Curiosamente dentro dessa atmosfera mais cômica que o anime constrói, ainda se tem espaço para pequenos dramas que desenham a personalidade e o background de cada personagem, amarrando essas histórias ao que a protagonista está desenvolvendo na sua missão de sobrevivência.

Nesse mundo paralelo também tem a questão da magia presente, mas nada disso ganha muito foco, apenas servindo ao básico e para algumas piadas – como a fraqueza da Catarina que é a mais comum -, mas no geral a falta de exploração desse tema não chega a fazer falta ou incomodar.

Os episódios sempre encontram um ponto de foco diferente e apesar de não haver muito tempo para detalhar todos eles, acredito que ninguém ficou jogado a esmo, de modo que era possível entender o ponto de vista geral. Em compensação, se posso apontar algo que talvez comprometa um pouco o resultado final trazido pelo anime, eu digo que isso seria o conteúdo original criado.

Ainda que parte desse material tenha sido usado para tentar desenvolver as relações entre o grupo e alguns dos mistérios abordados – como o da Sophia -, a outra parte simplesmente não anda, nem desanda, apenas mantém estagnado aquilo que já sabemos sobre a obra e perdendo tempo mesmo que alguns episódios ainda sejam divertidos isoladamente falando.

De todo modo não considero que esse por menor prejudique o charme de Hamefura, ele apenas fica como um ponto negativo que serve de aprendizado e pode ser melhor executado na continuação, que já está confirmada para 2021 – e espero que não seja adiada.

Aqui não existe complexidade ou excessos, apenas um anime que se vende em cima dos clichês que todos estamos acostumados a ver, somada a pura e simples comédia, com um leve toque de romance, que só não anda graças ao esforço natural da Catarina em cagar para tudo isso.

Hamefura é consistente no que oferece e isso também se deve ao seu setor técnico, pois a animação é decente, muito embora contem com vários quadros estáticos, o que não é problema para esse tipo de produção. A direção por sua vez, tem um bom desempenho, mantendo um ritmo legal e que sempre te deixava ansioso pela próxima invenção da protagonista, além de uma boa condução das partes mais dramáticas, junto as mais leves e engraçadas.
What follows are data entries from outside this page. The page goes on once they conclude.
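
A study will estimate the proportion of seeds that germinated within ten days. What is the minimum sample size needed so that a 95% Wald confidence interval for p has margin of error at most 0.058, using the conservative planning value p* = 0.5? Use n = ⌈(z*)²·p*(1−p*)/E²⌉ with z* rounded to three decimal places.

The 95% critical value is z* = 1.960.
p*(1−p*) = 0.50·0.50 = 0.2500.
(z*)²·p*(1−p*)/E² = 3.841600·0.2500/0.003364 = 285.493.
⌈285.493⌉ = 286.

n = 286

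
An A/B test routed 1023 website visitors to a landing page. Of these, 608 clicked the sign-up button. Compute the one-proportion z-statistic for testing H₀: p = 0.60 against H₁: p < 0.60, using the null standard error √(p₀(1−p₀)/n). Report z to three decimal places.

z = -0.370

The sample proportion is 608/1023 = 0.59433.
SE₀ = √(0.60·0.40/1023) = 0.015317.
z = (0.59433 − 0.60)/0.015317 = -0.00567/0.015317 = -0.370.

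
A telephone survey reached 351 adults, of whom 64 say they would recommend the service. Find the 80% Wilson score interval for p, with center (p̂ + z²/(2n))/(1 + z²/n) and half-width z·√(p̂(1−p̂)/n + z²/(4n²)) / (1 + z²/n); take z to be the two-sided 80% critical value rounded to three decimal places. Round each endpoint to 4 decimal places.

(0.1574, 0.2102)

p̂ = 64/351 = 0.18234; z = 1.282, so z² = 1.643524.
Denominator 1 + z²/n = 1 + 1.643524/351 = 1.004682.
Center = (0.18234 + 0.002341)/1.004682 = 0.18382.
Radicand: p̂(1−p̂)/n + z²/(4n²) = 0.000424757 + 0.000003335 = 0.000428092.
Half-width = 1.282·√0.000428092/1.004682 = 0.02640.
CI: 0.18382 ± 0.02640 = (0.1574, 0.2102).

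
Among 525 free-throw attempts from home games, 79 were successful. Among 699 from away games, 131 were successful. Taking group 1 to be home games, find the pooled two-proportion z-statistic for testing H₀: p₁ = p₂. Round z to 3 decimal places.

p̂₁ = 79/525 = 0.15048, p̂₂ = 131/699 = 0.18741.
Pooling: p̂ = 210/1224 = 0.17157.
Pooled SE = √[0.1421328·0.00333538] ≈ 0.021773.
z = (p̂₁ − p̂₂)/SE = (0.15048 − 0.18741)/0.021773 = -0.03693/0.021773 = -1.696.

z = -1.696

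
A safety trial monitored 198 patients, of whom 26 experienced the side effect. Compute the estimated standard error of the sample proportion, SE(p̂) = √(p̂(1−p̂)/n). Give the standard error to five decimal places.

SE = 0.02400

With x = 26 successes in n = 198, p̂ = 0.13131.
p̂(1−p̂) = 0.114068.
SE = √(0.114068/198) = 0.02400.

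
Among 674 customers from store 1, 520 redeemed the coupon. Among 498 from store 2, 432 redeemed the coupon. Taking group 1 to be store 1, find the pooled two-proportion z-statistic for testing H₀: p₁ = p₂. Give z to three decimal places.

p̂₁ = 520/674 = 0.77151, p̂₂ = 432/498 = 0.86747.
Pooled p̂ = (520+432)/(674+498) = 952/1172 = 0.81229.
Pooled SE = √[0.1524770·0.00349171] ≈ 0.023074.
z = (p̂₁ − p̂₂)/SE = (0.77151 − 0.86747)/0.023074 = -0.09596/0.023074 = -4.159.

z = -4.159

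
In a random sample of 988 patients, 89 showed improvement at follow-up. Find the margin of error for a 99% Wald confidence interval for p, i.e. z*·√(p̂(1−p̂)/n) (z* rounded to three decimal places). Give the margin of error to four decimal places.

Sample proportion p̂ = 89/988 = 0.09008.
SE = √(p̂(1−p̂)/n) = √(0.081966/988) = 0.009108.
The 99% critical value is z* = 2.576.
So ME = 0.0235.

ME = 0.0235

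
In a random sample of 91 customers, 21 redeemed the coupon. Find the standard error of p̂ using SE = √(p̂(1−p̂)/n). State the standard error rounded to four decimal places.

SE = 0.0442

p̂ = 21/91 = 0.23077.
p̂(1−p̂) = 0.177515.
Dividing by n and taking the root: √0.001950714 = 0.0442.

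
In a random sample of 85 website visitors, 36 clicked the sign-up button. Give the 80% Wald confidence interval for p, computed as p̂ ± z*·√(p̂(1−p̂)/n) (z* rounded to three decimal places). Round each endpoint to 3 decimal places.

(0.355, 0.492)

Sample proportion p̂ = 36/85 = 0.42353.
SE(p̂) = √(0.42353·0.57647/85) = 0.053595.
For 80% confidence, z* = 1.282.
Margin of error: 1.282 × 0.053595 = 0.06871.
Interval: 0.42353 ± 0.06871 → (0.355, 0.492).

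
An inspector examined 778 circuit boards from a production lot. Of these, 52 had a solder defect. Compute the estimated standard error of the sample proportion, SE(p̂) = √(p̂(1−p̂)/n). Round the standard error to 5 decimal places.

SE = 0.00895

p̂ = 52/778 = 0.06684.
p̂(1−p̂) = 0.062372.
Dividing by n and taking the root: √0.000080170 = 0.00895.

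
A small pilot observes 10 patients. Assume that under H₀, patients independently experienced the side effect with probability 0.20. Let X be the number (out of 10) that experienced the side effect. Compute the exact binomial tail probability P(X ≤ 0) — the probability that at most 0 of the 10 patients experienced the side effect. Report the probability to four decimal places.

X is binomial with n = 10 and p = 0.20.
P(X ≤ 0) = C(10,0)·0.20^0·0.80^10.
= 0.107374 = 0.1074.

P = 0.1074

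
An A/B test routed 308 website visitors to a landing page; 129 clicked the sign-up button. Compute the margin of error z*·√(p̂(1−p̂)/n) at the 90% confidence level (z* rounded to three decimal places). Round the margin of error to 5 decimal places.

With x = 129 successes in n = 308, p̂ = 0.41883.
SE = √(p̂(1−p̂)/n) = √(0.243412/308) = 0.028112.
The 90% critical value is z* = 1.645.
Margin of error = z*·SE = 1.645 × 0.028112 = 0.04624.

ME = 0.04624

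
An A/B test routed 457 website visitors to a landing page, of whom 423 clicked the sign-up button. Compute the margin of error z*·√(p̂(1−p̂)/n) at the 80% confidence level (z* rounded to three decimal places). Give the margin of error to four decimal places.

ME = 0.0157

The sample proportion is 423/457 = 0.92560.
Standard error of p̂: √(0.068863/457) = √0.000150685 = 0.012275.
The 80% critical value is z* = 1.282.
So ME = 0.0157.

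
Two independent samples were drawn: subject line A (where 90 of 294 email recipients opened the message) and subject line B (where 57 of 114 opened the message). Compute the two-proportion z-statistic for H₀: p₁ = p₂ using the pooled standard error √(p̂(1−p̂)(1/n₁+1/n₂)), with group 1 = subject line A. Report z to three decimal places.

Sample proportions: p̂₁ = 90/294 = 0.30612 and p̂₂ = 57/114 = 0.50000.
Pooling: p̂ = 147/408 = 0.36029.
Pooled SE = √[0.2304823·0.01217329] ≈ 0.052969.
z = (p̂₁ − p̂₂)/SE = (0.30612 − 0.50000)/0.052969 = -0.19388/0.052969 = -3.660.

z = -3.660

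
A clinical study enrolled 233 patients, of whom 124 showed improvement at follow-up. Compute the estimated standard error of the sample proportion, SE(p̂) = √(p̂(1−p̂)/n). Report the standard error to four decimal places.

p̂ = 124/233 = 0.53219.
p̂(1−p̂) = 0.53219·0.46781 = 0.248964.
SE = √(0.248964/233) = 0.0327.

SE = 0.0327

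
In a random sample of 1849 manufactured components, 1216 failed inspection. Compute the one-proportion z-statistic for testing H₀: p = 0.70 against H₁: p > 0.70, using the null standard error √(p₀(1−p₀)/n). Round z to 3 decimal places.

Sample proportion p̂ = 1216/1849 = 0.65765.
Null standard error: √(0.70·0.30/1849) = √0.000113575 = 0.010657.
z = (p̂ − p₀)/SE = (0.65765 − 0.70)/0.010657 = -3.974.

z = -3.974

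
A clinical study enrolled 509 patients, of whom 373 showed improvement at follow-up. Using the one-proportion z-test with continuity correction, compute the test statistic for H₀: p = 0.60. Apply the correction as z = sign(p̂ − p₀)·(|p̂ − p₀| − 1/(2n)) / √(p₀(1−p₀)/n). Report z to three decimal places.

z = 6.071

Sample proportion p̂ = 373/509 = 0.73281. p̂ − p₀ = 0.132809.
Continuity correction 1/(2n) = 1/1018 = 0.000982.
Corrected numerator: |0.132809| − 0.000982 = 0.131827.
SE₀ = √(0.60·0.40/509) = 0.021714.
z = (+)0.131827/0.021714 = 6.071.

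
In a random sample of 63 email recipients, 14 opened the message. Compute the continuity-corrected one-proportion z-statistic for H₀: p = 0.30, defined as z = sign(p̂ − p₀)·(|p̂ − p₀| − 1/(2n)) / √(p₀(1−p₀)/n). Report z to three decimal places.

With x = 14 successes in n = 63, p̂ = 0.22222. p̂ − p₀ = -0.077778.
1/(2n) = 0.007937.
Corrected numerator: |-0.077778| − 0.007937 = 0.069841.
SE₀ = √(0.30·0.70/63) = 0.057735.
z = −0.069841/0.057735 = -1.210.

z = -1.210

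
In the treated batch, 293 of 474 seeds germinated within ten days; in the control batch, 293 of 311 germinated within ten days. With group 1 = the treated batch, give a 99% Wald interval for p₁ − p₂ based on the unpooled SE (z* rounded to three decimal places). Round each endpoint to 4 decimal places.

(-0.3908, -0.2571)

p̂₁ = 0.61814, p̂₂ = 0.94212, so the observed difference is -0.32398.
Unpooled SE = √(p̂₁(1−p̂₁)/n₁ + p̂₂(1−p̂₂)/n₂) = √(0.000497979 + 0.000175331) = 0.025948.
For 99% confidence, z* = 2.576. Margin of error = 0.06684.
CI: -0.32398 ± 0.06684 = (-0.3908, -0.2571).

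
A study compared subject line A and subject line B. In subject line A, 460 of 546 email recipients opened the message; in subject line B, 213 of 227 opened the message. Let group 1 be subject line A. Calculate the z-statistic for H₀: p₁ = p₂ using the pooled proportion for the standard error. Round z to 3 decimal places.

z = -3.616

Sample proportions: p̂₁ = 460/546 = 0.84249 and p̂₂ = 213/227 = 0.93833.
Pooling: p̂ = 673/773 = 0.87063.
SE = √[p̂(1−p̂)(1/n₁+1/n₂)] = √[0.87063·0.12937·(1/546+1/227)] ≈ 0.026504.
z = (p̂₁ − p̂₂)/SE = (0.84249 − 0.93833)/0.026504 = -0.09584/0.026504 = -3.616.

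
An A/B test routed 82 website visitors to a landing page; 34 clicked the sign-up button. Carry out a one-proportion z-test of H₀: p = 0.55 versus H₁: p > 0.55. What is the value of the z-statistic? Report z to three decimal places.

z = -2.464

With x = 34 successes in n = 82, p̂ = 0.41463.
Null standard error: √(0.55·0.45/82) = √0.003018293 = 0.054939.
z = (p̂ − p₀)/SE = (0.41463 − 0.55)/0.054939 = -2.464.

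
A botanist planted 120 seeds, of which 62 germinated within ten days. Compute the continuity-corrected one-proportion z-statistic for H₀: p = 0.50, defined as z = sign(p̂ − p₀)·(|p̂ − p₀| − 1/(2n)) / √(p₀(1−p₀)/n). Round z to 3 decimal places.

z = 0.274

The sample proportion is 62/120 = 0.51667. p̂ − p₀ = 0.016667.
1/(2n) = 0.004167.
Corrected numerator: |0.016667| − 0.004167 = 0.012500.
Null standard error: √(0.50·0.50/120) = √0.002083333 = 0.045644.
z = (+)0.012500/0.045644 = 0.274.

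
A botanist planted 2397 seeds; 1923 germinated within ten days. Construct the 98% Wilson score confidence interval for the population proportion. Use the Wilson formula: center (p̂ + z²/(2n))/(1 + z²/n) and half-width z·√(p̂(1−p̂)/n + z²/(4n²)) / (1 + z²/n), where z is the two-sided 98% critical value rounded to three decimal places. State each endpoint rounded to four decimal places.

Here p̂ = 1923/2397 = 0.80225 and z = 2.326 (z² = 5.410276).
Denominator 1 + z²/n = 1 + 5.410276/2397 = 1.002257.
Adjusted center: (0.80225 + z²/(2n))/1.002257 = 0.80157.
Radicand: p̂(1−p̂)/n + z²/(4n²) = 0.000066184 + 0.000000235 = 0.000066419.
Half-width = 2.326·√0.000066419/1.002257 = 0.01891.
CI: 0.80157 ± 0.01891 = (0.7827, 0.8205).

(0.7827, 0.8205)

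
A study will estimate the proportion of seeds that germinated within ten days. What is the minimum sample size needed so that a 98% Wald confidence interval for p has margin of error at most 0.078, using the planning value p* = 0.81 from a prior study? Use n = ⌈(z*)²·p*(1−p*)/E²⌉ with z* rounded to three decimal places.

z* = 2.326 at the 98% level.
p*(1−p*) = 0.1539.
Required n before rounding: 5.410276 × 0.1539 / 0.078² = 136.858.
⌈136.858⌉ = 137.

n = 137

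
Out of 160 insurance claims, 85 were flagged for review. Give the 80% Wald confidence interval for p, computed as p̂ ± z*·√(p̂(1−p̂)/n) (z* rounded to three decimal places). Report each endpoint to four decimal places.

With x = 85 successes in n = 160, p̂ = 0.53125.
SE = √(p̂(1−p̂)/n) = √(0.249023/160) = 0.039451.
z* = 1.282 at the 80% level.
Margin = 1.282·0.039451 = 0.05058.
CI: 0.53125 ± 0.05058 = (0.4807, 0.5818).

(0.4807, 0.5818)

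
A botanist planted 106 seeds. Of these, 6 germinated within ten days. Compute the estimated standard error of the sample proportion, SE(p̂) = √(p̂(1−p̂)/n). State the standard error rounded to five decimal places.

SE = 0.02244

With x = 6 successes in n = 106, p̂ = 0.05660.
p̂(1−p̂) = 0.053396.
SE = √(0.053396/106) = √0.000503736 = 0.02244.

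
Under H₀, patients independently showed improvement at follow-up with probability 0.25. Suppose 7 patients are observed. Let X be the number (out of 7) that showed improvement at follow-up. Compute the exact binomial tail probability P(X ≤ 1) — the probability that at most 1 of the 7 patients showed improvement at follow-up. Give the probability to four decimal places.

P = 0.4449

X ~ Binomial(n=7, p=0.25).
P(X ≤ 1) = C(7,0)·0.25^0·0.75^7 + C(7,1)·0.25^1·0.75^6.
= 0.133484 + 0.311462 = 0.4449.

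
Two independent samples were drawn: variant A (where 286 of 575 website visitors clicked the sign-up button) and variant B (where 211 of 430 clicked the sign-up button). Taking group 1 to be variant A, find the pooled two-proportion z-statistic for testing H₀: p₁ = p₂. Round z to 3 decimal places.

Sample proportions: p̂₁ = 286/575 = 0.49739 and p̂₂ = 211/430 = 0.49070.
Pooling: p̂ = 497/1005 = 0.49453.
Pooled SE = √[0.2499701·0.00406471] ≈ 0.031876.
z = 0.00669/0.031876 = 0.210.

z = 0.210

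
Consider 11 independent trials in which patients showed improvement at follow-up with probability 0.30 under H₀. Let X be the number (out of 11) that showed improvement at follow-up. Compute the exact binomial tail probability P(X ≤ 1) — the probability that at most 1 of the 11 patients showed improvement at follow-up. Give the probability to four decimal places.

X is binomial with n = 11 and p = 0.30.
P(X ≤ 1) = C(11,0)·0.30^0·0.70^11 + C(11,1)·0.30^1·0.70^10.
= 0.019773 + 0.093217 = 0.1130.

P = 0.1130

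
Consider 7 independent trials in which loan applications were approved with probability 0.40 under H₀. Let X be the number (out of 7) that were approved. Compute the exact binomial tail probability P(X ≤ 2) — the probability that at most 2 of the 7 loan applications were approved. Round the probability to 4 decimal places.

X is binomial with n = 7 and p = 0.40.
P(X ≤ 2) = C(7,0)·0.40^0·0.60^7 + C(7,1)·0.40^1·0.60^6 + C(7,2)·0.40^2·0.60^5.
= 0.027994 + 0.130637 + 0.261274 = 0.4199.

P = 0.4199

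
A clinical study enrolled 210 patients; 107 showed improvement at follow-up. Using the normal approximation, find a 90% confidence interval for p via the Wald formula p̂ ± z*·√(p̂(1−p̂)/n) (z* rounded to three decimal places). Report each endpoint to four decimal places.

(0.4528, 0.5663)

Sample proportion p̂ = 107/210 = 0.50952.
SE(p̂) = √(0.50952·0.49048/210) = 0.034497.
For 90% confidence, z* = 1.645.
Margin = 1.645·0.034497 = 0.05675.
So the interval runs from 0.4528 to 0.5663.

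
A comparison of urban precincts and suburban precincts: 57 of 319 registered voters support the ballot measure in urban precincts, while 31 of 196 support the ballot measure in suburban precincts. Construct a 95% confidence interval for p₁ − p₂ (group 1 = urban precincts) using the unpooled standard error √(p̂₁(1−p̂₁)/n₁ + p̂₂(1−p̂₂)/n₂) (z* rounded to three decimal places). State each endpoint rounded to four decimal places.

p̂₁ = 0.17868, p̂₂ = 0.15816, so the observed difference is 0.02052.
Unpooled SE = √(p̂₁(1−p̂₁)/n₁ + p̂₂(1−p̂₂)/n₂) = √(0.000460049 + 0.000679325) = 0.033755.
The 95% critical value is z* = 1.960. Margin = 1.960·0.033755 = 0.06616.
Interval: 0.02052 ± 0.06616 → (-0.0456, 0.0867).

(-0.0456, 0.0867)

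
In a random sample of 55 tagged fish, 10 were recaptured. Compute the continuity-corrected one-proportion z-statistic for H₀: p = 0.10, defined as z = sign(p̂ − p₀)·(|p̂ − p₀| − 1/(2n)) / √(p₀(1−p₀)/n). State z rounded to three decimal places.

p̂ = 10/55 = 0.18182. p̂ − p₀ = 0.081818.
Continuity correction 1/(2n) = 1/110 = 0.009091.
Corrected numerator: |0.081818| − 0.009091 = 0.072727.
Under H₀, SE = √(p₀(1−p₀)/n) = √(0.10·0.90/55) = √0.001636364 = 0.040452.
z = +0.072727/0.040452 = 1.798.

z = 1.798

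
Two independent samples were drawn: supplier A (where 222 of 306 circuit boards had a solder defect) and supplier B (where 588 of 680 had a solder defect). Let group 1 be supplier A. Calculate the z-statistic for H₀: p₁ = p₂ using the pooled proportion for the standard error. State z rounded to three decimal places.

z = -5.281

p̂₁ = 222/306 = 0.72549, p̂₂ = 588/680 = 0.86471.
Pooling: p̂ = 810/986 = 0.82150.
SE = √[p̂(1−p̂)(1/n₁+1/n₂)] = √[0.82150·0.17850·(1/306+1/680)] ≈ 0.026360.
z = (p̂₁ − p̂₂)/SE = (0.72549 − 0.86471)/0.026360 = -0.13922/0.026360 = -5.281.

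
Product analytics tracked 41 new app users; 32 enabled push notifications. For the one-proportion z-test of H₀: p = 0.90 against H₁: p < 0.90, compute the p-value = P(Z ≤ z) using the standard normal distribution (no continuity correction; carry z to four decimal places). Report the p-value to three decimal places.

Sample proportion p̂ = 32/41 = 0.78049.
Under H₀, SE = √(p₀(1−p₀)/n) = √(0.90·0.10/41) = √0.002195122 = 0.046852.
z = (p̂ − p₀)/SE = (32/41 − 0.90)/0.046852 ≈ -2.5508.
From the standard normal, P(Z ≤ z) = 0.005.

p-value = 0.005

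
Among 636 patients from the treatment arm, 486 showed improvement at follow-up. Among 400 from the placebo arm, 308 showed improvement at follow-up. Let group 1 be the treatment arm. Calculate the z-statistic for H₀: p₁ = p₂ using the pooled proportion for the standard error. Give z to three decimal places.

z = -0.217

p̂₁ = 486/636 = 0.76415, p̂₂ = 308/400 = 0.77000.
Pooled p̂ = (486+308)/(636+400) = 794/1036 = 0.76641.
SE = √[p̂(1−p̂)(1/n₁+1/n₂)] = √[0.76641·0.23359·(1/636+1/400)] ≈ 0.027001.
z = (p̂₁ − p̂₂)/SE = (0.76415 − 0.77000)/0.027001 = -0.00585/0.027001 = -0.217.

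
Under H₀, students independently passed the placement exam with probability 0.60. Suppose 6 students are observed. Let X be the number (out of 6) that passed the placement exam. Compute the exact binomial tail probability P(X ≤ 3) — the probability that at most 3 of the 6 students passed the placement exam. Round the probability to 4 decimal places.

P = 0.4557

X ~ Binomial(n=6, p=0.60).
P(X ≤ 3) = C(6,0)·0.60^0·0.40^6 + C(6,1)·0.60^1·0.40^5 + C(6,2)·0.60^2·0.40^4 + C(6,3)·0.60^3·0.40^3.
= 0.004096 + 0.036864 + 0.138240 + 0.276480 = 0.4557.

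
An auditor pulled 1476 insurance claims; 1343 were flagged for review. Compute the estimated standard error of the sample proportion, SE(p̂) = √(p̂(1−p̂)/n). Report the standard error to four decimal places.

With x = 1343 successes in n = 1476, p̂ = 0.90989.
p̂(1−p̂) = 0.90989·0.09011 = 0.081990.
SE = √(0.081990/1476) = √0.000055549 = 0.0075.

SE = 0.0075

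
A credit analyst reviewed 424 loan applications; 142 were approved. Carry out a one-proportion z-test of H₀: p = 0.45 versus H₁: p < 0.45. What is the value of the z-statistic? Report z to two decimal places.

z = -4.76

The sample proportion is 142/424 = 0.33491.
Null standard error: √(0.45·0.55/424) = √0.000583726 = 0.024160.
z = (0.33491 − 0.45)/0.024160 = -0.11509/0.024160 = -4.76.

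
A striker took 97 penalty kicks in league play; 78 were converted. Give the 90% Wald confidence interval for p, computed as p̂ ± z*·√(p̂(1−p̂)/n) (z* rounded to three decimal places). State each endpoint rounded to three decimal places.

Sample proportion p̂ = 78/97 = 0.80412.
SE = √(p̂(1−p̂)/n) = √(0.157509/97) = 0.040296.
The 90% critical value is z* = 1.645.
Margin of error: 1.645 × 0.040296 = 0.06629.
Interval: 0.80412 ± 0.06629 → (0.738, 0.870).

(0.738, 0.870)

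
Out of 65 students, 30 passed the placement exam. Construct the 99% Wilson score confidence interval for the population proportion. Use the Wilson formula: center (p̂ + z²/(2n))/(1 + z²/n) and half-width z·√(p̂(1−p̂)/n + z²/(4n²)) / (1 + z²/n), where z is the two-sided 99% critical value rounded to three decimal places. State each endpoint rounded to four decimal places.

Here p̂ = 30/65 = 0.46154 and z = 2.576 (z² = 6.635776).
1 + z²/n = 1.102089.
Adjusted center: (0.46154 + z²/(2n))/1.102089 = 0.46510.
Radicand: p̂(1−p̂)/n + z²/(4n²) = 0.003823396 + 0.000392649 = 0.004216045.
Half-width = z·√(radicand)/denom = 2.576·0.064931/1.102089 = 0.15177.
Interval: 0.46510 ± 0.15177 → (0.3133, 0.6169).

(0.3133, 0.6169)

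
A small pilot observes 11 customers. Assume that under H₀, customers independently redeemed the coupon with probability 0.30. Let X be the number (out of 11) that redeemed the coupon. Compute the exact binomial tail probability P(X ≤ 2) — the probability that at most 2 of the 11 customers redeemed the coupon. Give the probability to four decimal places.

P = 0.3127

X ~ Binomial(n=11, p=0.30).
P(X ≤ 2) = C(11,0)·0.30^0·0.70^11 + C(11,1)·0.30^1·0.70^10 + C(11,2)·0.30^2·0.70^9.
= 0.019773 + 0.093217 + 0.199750 = 0.3127.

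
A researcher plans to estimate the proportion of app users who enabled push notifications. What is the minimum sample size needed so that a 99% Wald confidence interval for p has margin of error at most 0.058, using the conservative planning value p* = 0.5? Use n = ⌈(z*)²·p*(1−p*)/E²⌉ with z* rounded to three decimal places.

The 99% critical value is z* = 2.576.
p*(1−p*) = 0.50·0.50 = 0.2500.
(z*)²·p*(1−p*)/E² = 6.635776·0.2500/0.003364 = 493.146.
⌈493.146⌉ = 494.

n = 494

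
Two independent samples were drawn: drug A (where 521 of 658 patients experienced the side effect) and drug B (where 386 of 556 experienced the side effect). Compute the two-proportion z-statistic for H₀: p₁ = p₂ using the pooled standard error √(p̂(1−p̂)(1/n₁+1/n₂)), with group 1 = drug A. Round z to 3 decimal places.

z = 3.896

Sample proportions: p̂₁ = 521/658 = 0.79179 and p̂₂ = 386/556 = 0.69424.
Pooled p̂ = (521+386)/(658+556) = 907/1214 = 0.74712.
SE = √[p̂(1−p̂)(1/n₁+1/n₂)] = √[0.74712·0.25288·(1/658+1/556)] ≈ 0.025039.
z = (p̂₁ − p̂₂)/SE = (0.79179 − 0.69424)/0.025039 = 0.09755/0.025039 = 3.896.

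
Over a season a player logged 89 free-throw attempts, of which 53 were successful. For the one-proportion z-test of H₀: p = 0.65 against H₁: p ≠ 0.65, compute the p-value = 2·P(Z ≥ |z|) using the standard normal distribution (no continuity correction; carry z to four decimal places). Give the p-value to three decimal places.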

Em resumo, saio muito contente com essa obra que me divertiu desde o seu primeiro minuto e que me encantou a cada episódio que passava, fazendo valer a pena o tempo gasto, vendo e escrevendo. O isekai é um gênero que tem se tornado cada vez mais problemático, então ter novidades como essa no meio dele é um sopro de ar fresco.

Para os amantes do gênero isekai, comédia ou slice of life, esse é um item obrigatório da lista e se não ama ambos, é obrigatório do mesmo jeito.

O martelo está batido, Hamefura é bom e não tem discussão.

Agradeço a quem leu esse artigo até o fim e nos vemos no próximo!